Wednesday, March 15, 2006

Broward County Elections 

Municipal elections in Broward County tended to put pragmatic progressives into office.

A rising star: newly-elected Coral Springs mayor, Scott Brook, who had a convincing victory.

A fortunate outcome: Pompano Beach re-elected Kay McGinn to the City Commission, rejecting the mean-spirited paranoia of challenger Ed Stanton.

Dynamic duo: Fort Lauderdale voters put City Commission candidate Charlotte Rodstrum into office. She's the wife of County Commissioner John Rodstrum (who was, himself, on Fort Lauderdale City Commission back in the 1980s).

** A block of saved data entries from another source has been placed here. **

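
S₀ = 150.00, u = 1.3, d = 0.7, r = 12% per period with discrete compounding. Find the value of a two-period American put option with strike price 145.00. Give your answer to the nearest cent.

Risk-neutral probability p = (1 + 0.12 − 0.7)/(1.3 − 0.7) = 0.4200/0.6000 = 0.7000
Terminal stock prices: S_uu = 253.5, S_ud = 136.5, S_dd = 73.5
Terminal payoffs (K − S): max(-108.5, 0) = 0, max(8.5, 0) = 8.5, max(71.5, 0) = 71.5
Node u (S = 195): continuation = 1/1.12·[0.7000·0.0000 + 0.3000·8.5000] = 2.2768; exercise value = 0.0000 ≤ continuation, so V_u = 2.2768
Node d (S = 105): continuation = 1/1.12·[0.7000·8.5000 + 0.3000·71.5000] = 24.4643; exercise value = 40.0000 > continuation, so V_d = 40.0000 (exercise)
Node 0 (S = 150): continuation = 1/1.12·[0.7000·2.2768 + 0.3000·40.0000] = 12.1373; exercise value = 0.0000 ≤ continuation, so V_0 = 12.1373

12.14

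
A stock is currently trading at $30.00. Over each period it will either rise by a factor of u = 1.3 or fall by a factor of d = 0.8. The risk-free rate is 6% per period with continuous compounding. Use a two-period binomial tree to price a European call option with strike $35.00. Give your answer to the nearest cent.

Risk-neutral probability p = (e^0.06 − 0.8)/(1.3 − 0.8) = 0.2618/0.5000 = 0.5237
Terminal stock prices: S_uu = 50.7, S_ud = 31.2, S_dd = 19.2
Terminal payoffs (S − K): max(15.7, 0) = 15.7, max(-3.8, 0) = 0, max(-15.8, 0) = 0
Node u (S = 39): V_u = e^(−0.06)·[0.5237·15.7000 + 0.4763·0.0000] = 7.7429
Node d (S = 24): V_d = e^(−0.06)·[0.5237·0.0000 + 0.4763·0.0000] = 0.0000
Node 0 (S = 30): V_0 = e^(−0.06)·[0.5237·7.7429 + 0.4763·0.0000] = 3.8186

$3.82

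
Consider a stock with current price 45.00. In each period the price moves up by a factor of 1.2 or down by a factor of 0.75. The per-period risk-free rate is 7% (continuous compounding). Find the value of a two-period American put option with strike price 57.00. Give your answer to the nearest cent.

Risk-neutral probability p = (e^0.07 − 0.75)/(1.2 − 0.75) = 0.3225/0.4500 = 0.7167
Terminal stock prices: S_uu = 64.8, S_ud = 40.5, S_dd = 25.31
Terminal payoffs (K − S): max(-7.8, 0) = 0, max(16.5, 0) = 16.5, max(31.69, 0) = 31.69
Node u (S = 54): continuation = e^(−0.07)·[0.7167·0.0000 + 0.2833·16.5000] = 4.3587; exercise value = 3.0000 ≤ continuation, so V_u = 4.3587
Node d (S = 33.75): continuation = e^(−0.07)·[0.7167·16.5000 + 0.2833·31.6875] = 19.3964; exercise value = 23.2500 > continuation, so V_d = 23.2500 (exercise)
Node 0 (S = 45): continuation = e^(−0.07)·[0.7167·4.3587 + 0.2833·23.2500] = 9.0543; exercise value = 12.0000 > continuation, so V_0 = 12.0000 (exercise)

12.00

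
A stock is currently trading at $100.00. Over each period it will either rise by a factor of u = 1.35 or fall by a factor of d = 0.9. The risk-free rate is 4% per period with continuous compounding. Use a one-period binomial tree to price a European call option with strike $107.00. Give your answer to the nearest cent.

$8.42

Risk-neutral probability p = (e^0.04 − 0.9)/(1.35 − 0.9) = 0.1408/0.4500 = 0.3129
Terminal stock prices: S_u = 135, S_d = 90
Terminal payoffs (S − K): max(28, 0) = 28, max(-17, 0) = 0
Node 0 (S = 100): V_0 = e^(−0.04)·[0.3129·28.0000 + 0.6871·0.0000] = 8.4180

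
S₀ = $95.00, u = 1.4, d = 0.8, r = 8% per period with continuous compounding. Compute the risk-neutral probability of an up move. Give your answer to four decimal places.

p = 0.4721

Risk-neutral probability p = (e^0.08 − 0.8)/(1.4 − 0.8) = 0.2833/0.6000 = 0.4721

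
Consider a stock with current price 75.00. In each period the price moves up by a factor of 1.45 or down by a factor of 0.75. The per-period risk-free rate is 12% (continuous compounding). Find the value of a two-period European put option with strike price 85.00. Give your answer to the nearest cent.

8.49

Risk-neutral probability p = (e^0.12 − 0.75)/(1.45 − 0.75) = 0.3775/0.7000 = 0.5393
Terminal stock prices: S_uu = 157.7, S_ud = 81.56, S_dd = 42.19
Terminal payoffs (K − S): max(-72.69, 0) = 0, max(3.438, 0) = 3.438, max(42.81, 0) = 42.81
Node u (S = 108.8): V_u = e^(−0.12)·[0.5393·0.0000 + 0.4607·3.4375] = 1.4046
Node d (S = 56.25): V_d = e^(−0.12)·[0.5393·3.4375 + 0.4607·42.8125] = 19.1382
Node 0 (S = 75): V_0 = e^(−0.12)·[0.5393·1.4046 + 0.4607·19.1382] = 8.4921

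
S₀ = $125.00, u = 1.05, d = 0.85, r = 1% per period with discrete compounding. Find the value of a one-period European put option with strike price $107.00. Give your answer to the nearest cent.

Risk-neutral probability p = (1 + 0.01 − 0.85)/(1.05 − 0.85) = 0.1600/0.2000 = 0.8000
Terminal stock prices: S_u = 131.2, S_d = 106.2
Terminal payoffs (K − S): max(-24.25, 0) = 0, max(0.75, 0) = 0.75
Node 0 (S = 125): V_0 = 1/1.01·[0.8000·0.0000 + 0.2000·0.7500] = 0.1485

$0.15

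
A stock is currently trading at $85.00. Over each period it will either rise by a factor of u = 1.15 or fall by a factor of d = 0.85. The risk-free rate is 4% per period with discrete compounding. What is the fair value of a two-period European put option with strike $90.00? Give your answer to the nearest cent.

Risk-neutral probability p = (1 + 0.04 − 0.85)/(1.15 − 0.85) = 0.1900/0.3000 = 0.6333
Terminal stock prices: S_uu = 112.4, S_ud = 83.09, S_dd = 61.41
Terminal payoffs (K − S): max(-22.41, 0) = 0, max(6.913, 0) = 6.913, max(28.59, 0) = 28.59
Node u (S = 97.75): V_u = 1/1.04·[0.6333·0.0000 + 0.3667·6.9125] = 2.4371
Node d (S = 72.25): V_d = 1/1.04·[0.6333·6.9125 + 0.3667·28.5875] = 14.2885
Node 0 (S = 85): V_0 = 1/1.04·[0.6333·2.4371 + 0.3667·14.2885] = 6.5217

$6.52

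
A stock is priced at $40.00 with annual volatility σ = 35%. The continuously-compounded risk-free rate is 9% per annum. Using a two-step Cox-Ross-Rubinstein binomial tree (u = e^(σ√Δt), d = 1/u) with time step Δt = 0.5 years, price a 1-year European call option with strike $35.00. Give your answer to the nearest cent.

CRR parameters: u = e^(σ√Δt) = e^(0.35·√0.5) = 1.2808, d = 1/u = 0.7808
Per-period rate: rΔt = 0.09·0.5 = 0.045, so R = e^0.045 = 1.0460
Risk-neutral probability p = (e^0.045 − 0.7808)/(1.2808 − 0.7808) = 0.2653/0.5000 = 0.5305
Terminal stock prices: S_uu = 65.62, S_ud = 40, S_dd = 24.38
Terminal payoffs (S − K): max(30.62, 0) = 30.62, max(5, 0) = 5, max(-10.62, 0) = 0
Node u (S = 51.23): V_u = e^(−0.045)·[0.5305·30.6183 + 0.4695·5.0000] = 17.7722
Node d (S = 31.23): V_d = e^(−0.045)·[0.5305·5.0000 + 0.4695·0.0000] = 2.5357
Node 0 (S = 40): V_0 = e^(−0.045)·[0.5305·17.7722 + 0.4695·2.5357] = 10.1513

$10.15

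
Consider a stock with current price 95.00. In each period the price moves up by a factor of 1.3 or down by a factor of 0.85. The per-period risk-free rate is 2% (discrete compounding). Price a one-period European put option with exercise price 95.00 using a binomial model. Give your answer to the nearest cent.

Risk-neutral probability p = (1 + 0.02 − 0.85)/(1.3 − 0.85) = 0.1700/0.4500 = 0.3778
Terminal stock prices: S_u = 123.5, S_d = 80.75
Terminal payoffs (K − S): max(-28.5, 0) = 0, max(14.25, 0) = 14.25
Node 0 (S = 95): V_0 = 1/1.02·[0.3778·0.0000 + 0.6222·14.2500] = 8.6928

8.69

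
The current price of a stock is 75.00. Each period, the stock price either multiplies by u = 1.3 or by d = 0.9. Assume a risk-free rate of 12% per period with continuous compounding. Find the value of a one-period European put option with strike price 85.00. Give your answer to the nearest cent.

6.69

Risk-neutral probability p = (e^0.12 − 0.9)/(1.3 − 0.9) = 0.2275/0.4000 = 0.5687
Terminal stock prices: S_u = 97.5, S_d = 67.5
Terminal payoffs (K − S): max(-12.5, 0) = 0, max(17.5, 0) = 17.5
Node 0 (S = 75): V_0 = e^(−0.12)·[0.5687·0.0000 + 0.4313·17.5000] = 6.6936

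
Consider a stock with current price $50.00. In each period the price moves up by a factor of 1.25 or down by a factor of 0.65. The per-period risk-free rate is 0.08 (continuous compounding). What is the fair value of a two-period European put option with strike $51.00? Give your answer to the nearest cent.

Risk-neutral probability p = (e^0.08 − 0.65)/(1.25 − 0.65) = 0.4333/0.6000 = 0.7221
Terminal stock prices: S_uu = 78.12, S_ud = 40.62, S_dd = 21.13
Terminal payoffs (K − S): max(-27.12, 0) = 0, max(10.38, 0) = 10.38, max(29.87, 0) = 29.87
Node u (S = 62.5): V_u = e^(−0.08)·[0.7221·0.0000 + 0.2779·10.3750] = 2.6611
Node d (S = 32.5): V_d = e^(−0.08)·[0.7221·10.3750 + 0.2779·29.8750] = 14.5789
Node 0 (S = 50): V_0 = e^(−0.08)·[0.7221·2.6611 + 0.2779·14.5789] = 5.5133

$5.51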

Tightest election: The mini-municipality of Lazy Lakes had its first city election in 22 years -- the five Councilmembers elected had vote totals of 13, 13, 13, 11 and 11. The sole loser garnered four votes.

Florida Follies 

Stephen Goldstein just skims the surface of Florida's governmental disfunctions in his column in today's South Florida Sun-Sentinel, "It's Money, Honey."

Wednesday, March 08, 2006


David Neiwert, at Orcinus, discusses the "conservative bubble":
One of the reasons the conservative movement has morphed into a pathological political religion is that it has managed to largely cut itself off from the real world by insulating itself from any kind of criticism whatsoever.

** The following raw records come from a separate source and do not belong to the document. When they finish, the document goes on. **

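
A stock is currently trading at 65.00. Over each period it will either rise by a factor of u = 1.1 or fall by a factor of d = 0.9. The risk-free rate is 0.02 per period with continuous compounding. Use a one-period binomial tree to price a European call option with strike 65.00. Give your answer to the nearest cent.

3.83

Risk-neutral probability p = (e^0.02 − 0.9)/(1.1 − 0.9) = 0.1202/0.2000 = 0.6010
Terminal stock prices: S_u = 71.5, S_d = 58.5
Terminal payoffs (S − K): max(6.5, 0) = 6.5, max(-6.5, 0) = 0
Node 0 (S = 65): V_0 = e^(−0.02)·[0.6010·6.5000 + 0.3990·0.0000] = 3.8292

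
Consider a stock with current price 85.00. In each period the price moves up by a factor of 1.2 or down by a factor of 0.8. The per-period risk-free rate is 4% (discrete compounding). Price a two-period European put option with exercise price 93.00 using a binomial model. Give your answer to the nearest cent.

Risk-neutral probability p = (1 + 0.04 − 0.8)/(1.2 − 0.8) = 0.2400/0.4000 = 0.6000
Terminal stock prices: S_uu = 122.4, S_ud = 81.6, S_dd = 54.4
Terminal payoffs (K − S): max(-29.4, 0) = 0, max(11.4, 0) = 11.4, max(38.6, 0) = 38.6
Node u (S = 102): V_u = 1/1.04·[0.6000·0.0000 + 0.4000·11.4000] = 4.3846
Node d (S = 68): V_d = 1/1.04·[0.6000·11.4000 + 0.4000·38.6000] = 21.4231
Node 0 (S = 85): V_0 = 1/1.04·[0.6000·4.3846 + 0.4000·21.4231] = 10.7692

10.77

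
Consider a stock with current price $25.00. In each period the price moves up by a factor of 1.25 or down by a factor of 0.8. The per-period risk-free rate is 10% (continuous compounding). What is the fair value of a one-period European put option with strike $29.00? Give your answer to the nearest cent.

Risk-neutral probability p = (e^0.1 − 0.8)/(1.25 − 0.8) = 0.3052/0.4500 = 0.6782
Terminal stock prices: S_u = 31.25, S_d = 20
Terminal payoffs (K − S): max(-2.25, 0) = 0, max(9, 0) = 9
Node 0 (S = 25): V_0 = e^(−0.1)·[0.6782·0.0000 + 0.3218·9.0000] = 2.6209

$2.62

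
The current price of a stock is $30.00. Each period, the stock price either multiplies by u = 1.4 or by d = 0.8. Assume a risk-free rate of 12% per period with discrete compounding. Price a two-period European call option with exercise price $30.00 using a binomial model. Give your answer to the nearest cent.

Risk-neutral probability p = (1 + 0.12 − 0.8)/(1.4 − 0.8) = 0.3200/0.6000 = 0.5333
Terminal stock prices: S_uu = 58.8, S_ud = 33.6, S_dd = 19.2
Terminal payoffs (S − K): max(28.8, 0) = 28.8, max(3.6, 0) = 3.6, max(-10.8, 0) = 0
Node u (S = 42): V_u = 1/1.12·[0.5333·28.8000 + 0.4667·3.6000] = 15.2143
Node d (S = 24): V_d = 1/1.12·[0.5333·3.6000 + 0.4667·0.0000] = 1.7143
Node 0 (S = 30): V_0 = 1/1.12·[0.5333·15.2143 + 0.4667·1.7143] = 7.9592

$7.96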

Criticism of right-wing programs and policies, you see, is never confronted on its own terms, but is dismissed with a wave of the ad hominem wand: it can't be right because the critics are Bad People with Bad Motives.

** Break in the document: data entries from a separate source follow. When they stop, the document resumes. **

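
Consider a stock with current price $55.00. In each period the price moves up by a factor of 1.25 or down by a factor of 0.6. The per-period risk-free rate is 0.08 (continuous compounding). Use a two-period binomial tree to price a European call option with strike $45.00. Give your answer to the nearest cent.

Risk-neutral probability p = (e^0.08 − 0.6)/(1.25 − 0.6) = 0.4833/0.6500 = 0.7435
Terminal stock prices: S_uu = 85.94, S_ud = 41.25, S_dd = 19.8
Terminal payoffs (S − K): max(40.94, 0) = 40.94, max(-3.75, 0) = 0, max(-25.2, 0) = 0
Node u (S = 68.75): V_u = e^(−0.08)·[0.7435·40.9375 + 0.2565·0.0000] = 28.0976
Node d (S = 33): V_d = e^(−0.08)·[0.7435·0.0000 + 0.2565·0.0000] = 0.0000
Node 0 (S = 55): V_0 = e^(−0.08)·[0.7435·28.0976 + 0.2565·0.0000] = 19.2849

$19.28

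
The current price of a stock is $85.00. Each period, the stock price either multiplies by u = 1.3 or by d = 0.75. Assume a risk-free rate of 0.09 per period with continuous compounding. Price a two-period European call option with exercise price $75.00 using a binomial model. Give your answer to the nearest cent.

$25.54

Risk-neutral probability p = (e^0.09 − 0.75)/(1.3 − 0.75) = 0.3442/0.5500 = 0.6258
Terminal stock prices: S_uu = 143.7, S_ud = 82.88, S_dd = 47.81
Terminal payoffs (S − K): max(68.65, 0) = 68.65, max(7.875, 0) = 7.875, max(-27.19, 0) = 0
Node u (S = 110.5): V_u = e^(−0.09)·[0.6258·68.6500 + 0.3742·7.8750] = 41.9552
Node d (S = 63.75): V_d = e^(−0.09)·[0.6258·7.8750 + 0.3742·0.0000] = 4.5038
Node 0 (S = 85): V_0 = e^(−0.09)·[0.6258·41.9552 + 0.3742·4.5038] = 25.5350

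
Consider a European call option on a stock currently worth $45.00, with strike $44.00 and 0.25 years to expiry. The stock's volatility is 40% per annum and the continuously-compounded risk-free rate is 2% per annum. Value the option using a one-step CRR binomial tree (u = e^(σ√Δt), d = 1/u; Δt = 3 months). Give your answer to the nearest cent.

CRR parameters: u = e^(σ√Δt) = e^(0.4·√0.25) = 1.2214, d = 1/u = 0.8187
Per-period rate: rΔt = 0.02·0.25 = 0.005, so R = e^0.005 = 1.0050
Risk-neutral probability p = (e^0.005 − 0.8187)/(1.2214 − 0.8187) = 0.1863/0.4027 = 0.4626
Terminal stock prices: S_u = 54.96, S_d = 36.84
Terminal payoffs (S − K): max(10.96, 0) = 10.96, max(-7.157, 0) = 0
Node 0 (S = 45): V_0 = e^(−0.005)·[0.4626·10.9631 + 0.5374·0.0000] = 5.0464

$5.05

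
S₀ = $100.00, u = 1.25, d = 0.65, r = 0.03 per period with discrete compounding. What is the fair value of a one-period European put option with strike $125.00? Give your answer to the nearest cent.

Risk-neutral probability p = (1 + 0.03 − 0.65)/(1.25 − 0.65) = 0.3800/0.6000 = 0.6333
Terminal stock prices: S_u = 125, S_d = 65
Terminal payoffs (K − S): max(0, 0) = 0, max(60, 0) = 60
Node 0 (S = 100): V_0 = 1/1.03·[0.6333·0.0000 + 0.3667·60.0000] = 21.3592

$21.36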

Recent discussions over blame-laying in the Iraq war fiasco has provided us with the latest example of the bubble (which in this case also includes a large number of liberal warhawks). It's not Bush's fault the war has gone so badly, it's his critics'.

So it has always been: Conservatives concoct a cockamamie vision of what the world ought to look like, try to force it on the rest of us -- and when it all predictably turns to shit, find a scapegoat (usually liberals).
Although Neiwert is addressing the phenomenon at a national level, the same holds true in Florida. The Governor and his Republican toadies are not interested in discussing the real problems confronting the vast majority of Floridians -- a grossly underfunded public education system, a disfunctional system to protect abused and neglected children, lack of good employment opportunities, among many others -- rather, they attack those who want the state to address these issues as "tax and spend" Democrats, even though Florida is almost at the bottom of all states in tax burden per resident.

Tuesday, March 07, 2006

Look on the Sunny Side 

According to Gov. Bush, the state's government is doing such a good job that it doesn't need all the money it is collecting -- education is just fine, transportation needs have been met, college tuitions are affordable, prisons OK, health care healthy, and abused and neglected children are safe and sound. How else to interpret his call for a tax cut of 1.5 billion dollars?

Cynics would point out that most of that money will go to Florida's wealthiest corporations and individuals. But they don't understand that issues such as education should take a back seat to the financial well-being of businesses "like U.S. Sugar Corp. in South Florida, mega-entertainment companies like Disney Co. in Central Florida, and huge developers like St. Joe Corp., which owns thousands of acres across the Florida Panhandle."

And the poll that showed "Floridians aren't clamoring for tax cuts. According to February polling data, by a nearly 2-to-1 margin, registered voters in Florida told pollsters for Quinnipiac University of Connecticut that they would prefer this year's budget surplus to be spent on other state needs"? What do the people know about these things?

Not to worry, everything is just dandy in the Sunshine State.